# Clay-Doh's Shirt last night



## Roundeye (Oct 13, 2008)

Who else thought this shirt was epic! Good meeting you tonight Clay! I heard a little kid ask. Mommy what is doggystyle!!!!???? That made for a great night!


----------



## Splittine (Nov 24, 2007)




----------



## Jason (Oct 2, 2007)

I'm gonna take offense if Clay has better lookin' shirts then mine.....:moonoke:moon:letsdrink


----------



## KingMe!!! (Apr 25, 2008)

If its the same shirt i'm thinking of I have one. Two figures doing it doggy style in front of a tv? Sais "doggy style...so we can both watch tv."


----------



## surfstryker (Sep 28, 2007)

Here's the shirt.
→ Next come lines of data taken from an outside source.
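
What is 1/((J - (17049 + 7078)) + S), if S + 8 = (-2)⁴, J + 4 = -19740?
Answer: -1/43863 ≈ -2.2798e-5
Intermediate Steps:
J = -19744 (J = -4 - 19740 = -19744)
S = 8 (S = -8 + (-2)⁴ = -8 + 16 = 8)
1/((J - (17049 + 7078)) + S) = 1/((-19744 - (17049 + 7078)) + 8) = 1/((-19744 - 1*24127) + 8) = 1/((-19744 - 24127) + 8) = 1/(-43871 + 8) = 1/(-43863) = -1/43863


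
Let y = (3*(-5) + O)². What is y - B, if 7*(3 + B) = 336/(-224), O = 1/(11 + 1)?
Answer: 227527/1008 ≈ 225.72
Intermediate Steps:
O = 1/12 ≈ 0.083333
y = 32041/144 (y = (3*(-5) + 1/12)² = (-15 + 1/12)² = (-179/12)² = 32041/144 ≈ 222.51)
B = -45/14 (B = -3 + (336/(-224))/7 = -3 + (336*(-1/224))/7 = -3 + (⅐)*(-3/2) = -3 - 3/14 = -45/14 ≈ -3.2143)
y - B = 32041/144 - 1*(-45/14) = 32041/144 + 45/14 = 227527/1008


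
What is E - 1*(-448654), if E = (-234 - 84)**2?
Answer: 549778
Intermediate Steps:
E = 101124 (E = (-318)**2 = 101124)
E - 1*(-448654) = 101124 - 1*(-448654) = 101124 + 448654 = 549778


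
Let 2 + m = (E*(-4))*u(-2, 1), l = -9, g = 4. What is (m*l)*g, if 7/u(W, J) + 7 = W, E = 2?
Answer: -152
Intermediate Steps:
u(W, J) = 7/(-7 + W)
m = 38/9 (m = -2 + (2*(-4))*(7/(-7 - 2)) = -2 - 56/(-9) = -2 - 56*(-1)/9 = -2 - 8*(-7/9) = -2 + 56/9 = 38/9 ≈ 4.2222)
(m*l)*g = ((38/9)*(-9))*4 = -38*4 = -152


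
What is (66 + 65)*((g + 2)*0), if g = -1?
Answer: 0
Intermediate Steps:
(66 + 65)*((g + 2)*0) = (66 + 65)*((-1 + 2)*0) = 131*(1*0) = 131*0 = 0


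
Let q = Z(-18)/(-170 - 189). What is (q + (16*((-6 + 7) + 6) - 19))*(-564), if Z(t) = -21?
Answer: -18842112/359 ≈ -52485.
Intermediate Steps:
q = 21/359 (q = -21/(-170 - 189) = -21/(-359) = -21*(-1/359) = 21/359 ≈ 0.058496)
(q + (16*((-6 + 7) + 6) - 19))*(-564) = (21/359 + (16*((-6 + 7) + 6) - 19))*(-564) = (21/359 + (16*(1 + 6) - 19))*(-564) = (21/359 + (16*7 - 19))*(-564) = (21/359 + (112 - 19))*(-564) = (21/359 + 93)*(-564) = (33408/359)*(-564) = -18842112/359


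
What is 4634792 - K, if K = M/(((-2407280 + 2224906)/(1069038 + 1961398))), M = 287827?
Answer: 858753429390/91187 ≈ 9.4175e+6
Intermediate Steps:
K = -436120651286/91187 (K = 287827/(((-2407280 + 2224906)/(1069038 + 1961398))) = 287827/((-182374/3030436)) = 287827/((-182374*1/3030436)) = 287827/(-91187/1515218) = 287827*(-1515218/91187) = -436120651286/91187 ≈ -4.7827e+6)
4634792 - K = 4634792 - 1*(-436120651286/91187) = 4634792 + 436120651286/91187 = 858753429390/91187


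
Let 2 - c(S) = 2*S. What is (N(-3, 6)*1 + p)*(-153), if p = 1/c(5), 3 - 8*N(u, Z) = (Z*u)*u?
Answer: 1989/2 ≈ 994.50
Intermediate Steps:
c(S) = 2 - 2*S
N(u, Z) = 3/8 - Z*u²/8 (N(u, Z) = 3/8 - Z*u*u/8 = 3/8 - Z*u²/8)
p = -⅛ (p = 1/(2 - 2*5) = 1/(2 - 10) = 1/(-8) = -⅛ ≈ -0.12500)
(N(-3, 6)*1 + p)*(-153) = ((3/8 - ⅛*6*(-3)²)*1 - ⅛)*(-153) = ((3/8 - ⅛*6*9)*1 - ⅛)*(-153) = ((3/8 - 27/4)*1 - ⅛)*(-153) = (-51/8*1 - ⅛)*(-153) = (-51/8 - ⅛)*(-153) = -13/2*(-153) = 1989/2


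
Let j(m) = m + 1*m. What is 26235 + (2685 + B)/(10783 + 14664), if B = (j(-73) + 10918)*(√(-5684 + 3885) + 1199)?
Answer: 680520358/25447 + 10772*I*√1799/25447 ≈ 26743.0 + 17.955*I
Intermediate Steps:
j(m) = 2*m (j(m) = m + m = 2*m)
B = 12915628 + 10772*I*√1799 (B = (2*(-73) + 10918)*(√(-5684 + 3885) + 1199) = (-146 + 10918)*(√(-1799) + 1199) = 10772*(I*√1799 + 1199) = 10772*(1199 + I*√1799) = 12915628 + 10772*I*√1799 ≈ 1.2916e+7 + 4.5689e+5*I)
26235 + (2685 + B)/(10783 + 14664) = 26235 + (2685 + (12915628 + 10772*I*√1799))/(10783 + 14664) = 26235 + (12918313 + 10772*I*√1799)/25447 = 26235 + (12918313 + 10772*I*√1799)*(1/25447) = 26235 + (12918313/25447 + 10772*I*√1799/25447) = 680520358/25447 + 10772*I*√1799/25447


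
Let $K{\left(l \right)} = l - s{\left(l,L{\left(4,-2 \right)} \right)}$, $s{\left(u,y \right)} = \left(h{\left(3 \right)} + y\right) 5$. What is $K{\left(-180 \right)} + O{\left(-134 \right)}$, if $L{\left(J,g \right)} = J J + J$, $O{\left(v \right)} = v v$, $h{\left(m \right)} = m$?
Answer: $17661$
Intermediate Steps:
$O{\left(v \right)} = v^{2}$
$L{\left(J,g \right)} = J + J^{2}$ ($L{\left(J,g \right)} = J^{2} + J = J + J^{2}$)
$s{\left(u,y \right)} = 15 + 5 y$ ($s{\left(u,y \right)} = \left(3 + y\right) 5 = 15 + 5 y$)
$K{\left(l \right)} = -115 + l$ ($K{\left(l \right)} = l - \left(15 + 5 \cdot 4 \left(1 + 4\right)\right) = l - \left(15 + 5 \cdot 4 \cdot 5\right) = l - \left(15 + 5 \cdot 20\right) = l - \left(15 + 100\right) = l - 115 = -115 + l$)
$K{\left(-180 \right)} + O{\left(-134 \right)} = \left(-115 - 180\right) + \left(-134\right)^{2} = -295 + 17956 = 17661$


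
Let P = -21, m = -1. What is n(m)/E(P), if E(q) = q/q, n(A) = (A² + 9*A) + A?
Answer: -9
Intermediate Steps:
n(A) = A² + 10*A
E(q) = 1
n(m)/E(P) = -(10 - 1)/1 = -1*9*1 = -9*1 = -9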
I have more pics on beach get together thread.


----------



## Clay-Doh (Oct 2, 2007)

Ooops...didnt think about lil kids that could read! "Doggystyle Unit"

Haa haa


----------



## Clay-Doh (Oct 2, 2007)

Crazy how many people who only saw the front asking me if I was LEO, and someone saying "Oh..th police are hear"...I was lookin around saying where?


----------



## User6882 (Feb 4, 2009)

it was a great shirt clay even tho there was a cop that showed up.. i think it was before u got there tho


----------



## Roundeye (Oct 13, 2008)

We know "Uncle Clay" didnt mind. Smart kid though~~ Years ahead of his time:hoppingmad


----------